The notebook step for running a tarin job is:
%%bash
OUTDIR=gs://${BUCKET}/taxifare/ch4/taxi_trained
JOBNAME=lab4a_$(date -u +%y%m%d_%H%M%S)
echo $OUTDIR $REGION $JOBNAME
gsutil -m rm -rf $OUTDIR
gcloud ml-engine jobs submit training $JOBNAME \
--region=$REGION \
--module-name=trainer.task \
--package-path=${REPO}/courses/machine_learning/feateng/taxifare/trainer \
--job-dir=$OUTDIR \
--staging-bucket=gs://$BUCKET \
--scale-tier=BASIC \
--runtime-version=1.0 \
-- \
--train_data_paths="gs://$BUCKET/taxifare/ch4/taxi_preproc/train*" \
--eval_data_paths="gs://${BUCKET}/taxifare/ch4/taxi_preproc/valid*" \
--output_dir=$OUTDIR \
--num_epochs=100
That works great no matter how many time I run it.
However if I run:
%%bash
OUTDIR=gs://${BUCKET}/taxifare/ch4/taxi_trained
JOBNAME=lab4a_$(date -u +%y%m%d_%H%M%S)
echo $OUTDIR $REGION $JOBNAME
gsutil -m rm -rf $OUTDIR
gcloud ml-engine jobs submit training $JOBNAME \
--region=$REGION \
--module-name=trainer.task \
--package-path=${REPO}/courses/machine_learning/feateng/taxifare/trainer \
--job-dir=$OUTDIR \
--staging-bucket=gs://$BUCKET \
--scale-tier=BASIC \
--runtime-version=1.0 \
-- \
--train_data_paths="gs://$BUCKET/taxifare/ch4/taxi_preproc/train*" \
--eval_data_paths="gs://${BUCKET}/taxifare/ch4/taxi_preproc/valid*" \
--output_dir=$OUTDIR \
--num_epochs=100 \
--verbosity DEBUG
Job fails after about 40 sec. with this in the logs:
The replica master 0 exited with a non-zero status of 2. Termination reason: Error.

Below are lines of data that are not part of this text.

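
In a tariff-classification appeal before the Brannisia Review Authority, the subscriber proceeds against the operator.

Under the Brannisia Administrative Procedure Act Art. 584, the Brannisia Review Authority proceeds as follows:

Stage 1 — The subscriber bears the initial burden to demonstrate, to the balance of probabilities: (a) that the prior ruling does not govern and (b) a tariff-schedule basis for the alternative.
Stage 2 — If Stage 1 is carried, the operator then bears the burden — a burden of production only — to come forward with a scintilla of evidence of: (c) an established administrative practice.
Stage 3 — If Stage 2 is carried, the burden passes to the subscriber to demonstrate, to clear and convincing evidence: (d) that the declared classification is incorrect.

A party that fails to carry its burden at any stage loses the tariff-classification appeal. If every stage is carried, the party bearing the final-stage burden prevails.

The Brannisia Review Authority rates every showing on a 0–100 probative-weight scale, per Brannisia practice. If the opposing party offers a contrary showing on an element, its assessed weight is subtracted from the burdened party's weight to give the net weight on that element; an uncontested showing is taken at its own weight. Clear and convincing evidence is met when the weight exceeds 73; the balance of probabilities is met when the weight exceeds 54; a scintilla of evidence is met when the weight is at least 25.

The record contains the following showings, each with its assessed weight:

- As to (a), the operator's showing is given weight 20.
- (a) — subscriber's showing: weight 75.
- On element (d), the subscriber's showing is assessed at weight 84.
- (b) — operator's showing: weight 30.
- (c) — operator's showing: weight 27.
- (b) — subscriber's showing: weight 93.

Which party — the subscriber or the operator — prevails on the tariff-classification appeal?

subscriber

Stage 1 — burden on subscriber; standard: the balance of probabilities (weight exceeds 54).
    (a): 75 − 20 = 55 > 54 [met]
    (b): 93 − 30 = 63 > 54 [met]
  Stage 1 is satisfied; the onus moves to the operator.
Stage 2 — burden on operator; standard: a scintilla of evidence (weight is at least 25).
    (c): 27 ≥ 25 [met]
  Stage 2 carried; the burden shifts to the subscriber.
Stage 3 — burden on subscriber; standard: clear and convincing evidence (weight exceeds 73).
    (d): 84 > 73 [met]
  Stage 3 carried; the final stage is satisfied.
Every stage carried; the subscriber prevails.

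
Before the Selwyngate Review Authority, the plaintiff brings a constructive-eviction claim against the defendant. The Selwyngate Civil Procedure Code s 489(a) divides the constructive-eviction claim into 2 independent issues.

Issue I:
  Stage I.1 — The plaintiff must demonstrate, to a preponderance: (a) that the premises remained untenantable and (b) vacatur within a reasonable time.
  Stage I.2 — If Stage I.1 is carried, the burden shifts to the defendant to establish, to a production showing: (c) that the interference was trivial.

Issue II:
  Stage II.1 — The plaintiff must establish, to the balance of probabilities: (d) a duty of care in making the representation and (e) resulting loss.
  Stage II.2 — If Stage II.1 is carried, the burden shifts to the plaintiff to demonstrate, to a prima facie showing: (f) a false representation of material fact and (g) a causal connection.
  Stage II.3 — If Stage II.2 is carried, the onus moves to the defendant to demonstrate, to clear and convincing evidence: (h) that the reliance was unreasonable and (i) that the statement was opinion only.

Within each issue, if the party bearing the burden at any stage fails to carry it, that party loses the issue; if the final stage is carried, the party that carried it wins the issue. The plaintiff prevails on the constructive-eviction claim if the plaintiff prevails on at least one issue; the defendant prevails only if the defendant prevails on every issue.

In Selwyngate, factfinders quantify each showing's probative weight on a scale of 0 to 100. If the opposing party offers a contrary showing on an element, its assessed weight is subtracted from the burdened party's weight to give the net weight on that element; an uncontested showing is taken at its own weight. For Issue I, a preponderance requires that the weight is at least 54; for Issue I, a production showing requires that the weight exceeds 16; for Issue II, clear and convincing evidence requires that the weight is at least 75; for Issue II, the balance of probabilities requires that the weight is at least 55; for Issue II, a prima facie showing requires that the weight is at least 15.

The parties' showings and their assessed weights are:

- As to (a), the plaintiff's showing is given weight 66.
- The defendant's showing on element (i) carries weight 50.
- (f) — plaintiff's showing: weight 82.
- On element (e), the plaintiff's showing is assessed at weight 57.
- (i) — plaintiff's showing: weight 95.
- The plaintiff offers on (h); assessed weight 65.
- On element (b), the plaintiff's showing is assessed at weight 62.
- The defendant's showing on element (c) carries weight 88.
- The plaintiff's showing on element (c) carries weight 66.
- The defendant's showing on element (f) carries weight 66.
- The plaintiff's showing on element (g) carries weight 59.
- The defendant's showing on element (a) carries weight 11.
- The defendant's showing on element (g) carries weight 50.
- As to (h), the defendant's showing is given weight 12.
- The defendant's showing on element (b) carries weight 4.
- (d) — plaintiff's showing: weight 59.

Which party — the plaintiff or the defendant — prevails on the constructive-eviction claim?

defendant

— Issue I —
Stage I.1 (plaintiff, a preponderance, weight is at least 54): (a) net 66−11=55 ≥ 54 — meets; (b) net 62−4=58 ≥ 54 — meets.
  The plaintiff carries Stage I.1; the defendant now bears the burden.
Stage I.2 (defendant, a production showing, weight exceeds 16): (c) net 88−66=22 > 16 — meets.
  The defendant carries the last stage.
With every stage satisfied, the defendant prevails on this issue.
— Issue II —
Stage II.1 — burden on plaintiff; standard: the balance of probabilities (weight is at least 55).
    (d): 59 ≥ 55 [met]
    (e): 57 ≥ 55 [met]
  Stage II.1 is satisfied; the plaintiff continues to bear the burden.
Stage II.2 — burden on plaintiff; standard: a prima facie showing (weight is at least 15).
    (f): 82 − 66 = 16 ≥ 15 [met]
    (g): 59 − 50 = 9 < 15 [not met]
  Not every element is met, so the plaintiff fails to carry Stage II.2.
The defendant prevails on this issue.
Per-issue: Issue I → defendant; Issue II → defendant. The plaintiff must prevail on at least one issue; overall, the defendant prevails.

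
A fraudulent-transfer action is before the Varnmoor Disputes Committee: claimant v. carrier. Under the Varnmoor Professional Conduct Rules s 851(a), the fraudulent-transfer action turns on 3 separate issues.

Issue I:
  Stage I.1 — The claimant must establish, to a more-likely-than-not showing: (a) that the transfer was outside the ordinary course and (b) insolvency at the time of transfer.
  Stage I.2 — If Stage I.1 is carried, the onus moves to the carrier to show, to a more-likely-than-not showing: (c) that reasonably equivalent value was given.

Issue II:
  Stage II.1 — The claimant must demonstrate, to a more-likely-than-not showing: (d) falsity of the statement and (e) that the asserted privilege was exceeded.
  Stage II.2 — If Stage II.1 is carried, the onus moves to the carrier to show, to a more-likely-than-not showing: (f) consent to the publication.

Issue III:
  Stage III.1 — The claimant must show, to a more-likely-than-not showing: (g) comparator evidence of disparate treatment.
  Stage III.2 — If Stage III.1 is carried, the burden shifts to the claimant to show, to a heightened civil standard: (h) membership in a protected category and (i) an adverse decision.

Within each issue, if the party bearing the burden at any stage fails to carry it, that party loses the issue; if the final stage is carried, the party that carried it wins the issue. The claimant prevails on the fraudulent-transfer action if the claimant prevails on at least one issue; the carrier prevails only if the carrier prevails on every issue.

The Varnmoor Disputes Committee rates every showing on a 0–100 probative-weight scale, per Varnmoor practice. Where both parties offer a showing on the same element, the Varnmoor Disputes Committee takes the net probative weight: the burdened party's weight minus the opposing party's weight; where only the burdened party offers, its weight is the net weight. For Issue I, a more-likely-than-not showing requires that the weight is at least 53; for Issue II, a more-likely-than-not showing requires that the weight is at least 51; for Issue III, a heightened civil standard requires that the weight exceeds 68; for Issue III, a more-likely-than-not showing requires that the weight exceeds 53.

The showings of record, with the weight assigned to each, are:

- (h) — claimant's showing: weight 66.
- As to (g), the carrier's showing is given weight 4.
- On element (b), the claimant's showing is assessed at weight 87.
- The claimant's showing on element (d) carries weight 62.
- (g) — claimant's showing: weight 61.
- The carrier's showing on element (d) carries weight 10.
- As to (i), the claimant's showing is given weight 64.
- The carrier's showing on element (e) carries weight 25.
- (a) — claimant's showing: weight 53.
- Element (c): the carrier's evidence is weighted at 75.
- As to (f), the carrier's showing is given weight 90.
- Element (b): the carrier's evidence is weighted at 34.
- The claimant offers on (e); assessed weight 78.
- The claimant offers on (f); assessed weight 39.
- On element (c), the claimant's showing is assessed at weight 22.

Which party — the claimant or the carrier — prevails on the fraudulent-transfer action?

— Issue I —
Stage I.1 (claimant, a more-likely-than-not showing, weight is at least 53): (a) 53 ≥ 53 — meets; (b) net 87−34=53 ≥ 53 — meets.
  Stage I.1 is satisfied; the onus moves to the carrier.
Stage I.2 (carrier, a more-likely-than-not showing, weight is at least 53): (c) net 75−22=53 ≥ 53 — meets.
  The carrier carries the last stage.
Every stage carried; the carrier prevails on this issue.
— Issue II —
At Stage II.1 the claimant must meet a more-likely-than-not showing (weight is at least 51): on (d) the weight is 62 less the opposing 10 gives net 52, ≥ 51, so (d) meets the standard; on (e) the weight is 78 less the opposing 25 gives net 53, which does reach 51, so (e) meets the standard.
  The claimant carries Stage II.1; the carrier now bears the burden.
At Stage II.2 the carrier must meet a more-likely-than-not showing (weight is at least 51): on (f) the weight is 90 less the opposing 39 gives net 51, ≥ 51, so (f) meets the standard.
  Stage II.2 carried; the final stage is satisfied.
With every stage satisfied, the carrier prevails on this issue.
— Issue III —
At Stage III.1 the claimant must meet a more-likely-than-not showing (weight exceeds 53): on (g) the weight is 61 less the opposing 4 gives net 57, which does exceed 53, so (g) meets the standard.
  Stage III.1 is satisfied; the claimant continues to bear the burden.
At Stage III.2 the claimant must meet a heightened civil standard (weight exceeds 68): on (h) the weight is 66, ≤ 68, so (h) does not meet the standard; on (i) the weight is 64, which does not exceed 68, so (i) does not meet the standard.
  Stage III.2 not carried; the claimant fails its burden.
So the carrier prevails on this issue.
Per-issue: Issue I → carrier; Issue II → carrier; Issue III → carrier. The claimant must prevail on at least one issue; overall, the carrier prevails.

carrier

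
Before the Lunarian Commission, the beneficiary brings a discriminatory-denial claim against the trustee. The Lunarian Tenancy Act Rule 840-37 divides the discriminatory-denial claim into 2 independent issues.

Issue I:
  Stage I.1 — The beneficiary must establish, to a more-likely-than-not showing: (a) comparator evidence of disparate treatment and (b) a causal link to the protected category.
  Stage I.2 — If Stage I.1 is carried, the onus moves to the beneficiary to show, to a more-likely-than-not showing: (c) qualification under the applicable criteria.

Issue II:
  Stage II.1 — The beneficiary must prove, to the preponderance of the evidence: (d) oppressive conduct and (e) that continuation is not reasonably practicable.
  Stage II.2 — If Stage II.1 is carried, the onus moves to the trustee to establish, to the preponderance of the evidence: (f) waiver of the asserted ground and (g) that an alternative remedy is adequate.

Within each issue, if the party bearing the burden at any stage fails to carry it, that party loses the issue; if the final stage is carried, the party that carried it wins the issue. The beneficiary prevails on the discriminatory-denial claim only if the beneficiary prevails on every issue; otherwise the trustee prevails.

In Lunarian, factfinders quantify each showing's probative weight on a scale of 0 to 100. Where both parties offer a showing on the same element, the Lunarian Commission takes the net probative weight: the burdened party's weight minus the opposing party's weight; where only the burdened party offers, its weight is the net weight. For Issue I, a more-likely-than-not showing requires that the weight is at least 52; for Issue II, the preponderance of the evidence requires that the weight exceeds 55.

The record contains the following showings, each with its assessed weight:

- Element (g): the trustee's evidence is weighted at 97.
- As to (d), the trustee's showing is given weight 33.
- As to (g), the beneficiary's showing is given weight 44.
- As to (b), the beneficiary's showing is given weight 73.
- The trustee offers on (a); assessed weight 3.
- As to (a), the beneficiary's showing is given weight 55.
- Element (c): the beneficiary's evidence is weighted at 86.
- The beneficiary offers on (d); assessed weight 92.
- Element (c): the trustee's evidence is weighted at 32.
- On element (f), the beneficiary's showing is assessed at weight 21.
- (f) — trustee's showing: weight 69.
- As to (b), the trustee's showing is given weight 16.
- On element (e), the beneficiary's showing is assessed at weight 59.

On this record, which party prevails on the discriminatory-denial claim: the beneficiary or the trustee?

beneficiary

— Issue I —
Stage I.1 — burden on beneficiary; standard: a more-likely-than-not showing (weight is at least 52).
    (a): 55 − 3 = 52 ≥ 52 [met]
    (b): 73 − 16 = 57 ≥ 52 [met]
  All elements met. The beneficiary retains the burden for Stage I.2.
Stage I.2 — burden on beneficiary; standard: a more-likely-than-not showing (weight is at least 52).
    (c): 86 − 32 = 54 ≥ 52 [met]
  All elements met at the final stage.
With every stage satisfied, the beneficiary prevails on this issue.
— Issue II —
At Stage II.1 the beneficiary must meet the preponderance of the evidence (weight exceeds 55): on (d) the weight is 92 less the opposing 33 gives net 59, which does exceed 55, so (d) meets the standard; on (e) the weight is 59, > 55, so (e) meets the standard.
  Stage II.1 carried; the burden shifts to the trustee.
At Stage II.2 the trustee must meet the preponderance of the evidence (weight exceeds 55): on (f) the weight is 69 less the opposing 21 gives net 48, ≤ 55, so (f) does not meet the standard; on (g) the weight is 97 less the opposing 44 gives net 53, ≤ 55, so (g) does not meet the standard.
  Not every element is met, so the trustee fails to carry Stage II.2.
The analysis ends at Stage II.2; the beneficiary prevails on this issue.
Per-issue: Issue I → beneficiary; Issue II → beneficiary. The beneficiary must prevail on every issue; overall, the beneficiary prevails.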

I've found this usage in here: https://cloud.google.com/ml-engine/docs/how-tos/getting-started-training-prediction#cloud-train-single
So I guesss it's ok to use.
What am I doing wrong?
Note that every argument after the "-- \" line is a pass through to the tensorflow code and is therefore dependent on the individual sample code.
In this case, the "--verbosity" flag isn't supported by the sample you are running. Looking at the samples repo, it looks like the only sample that has that flag is the census estimator sample.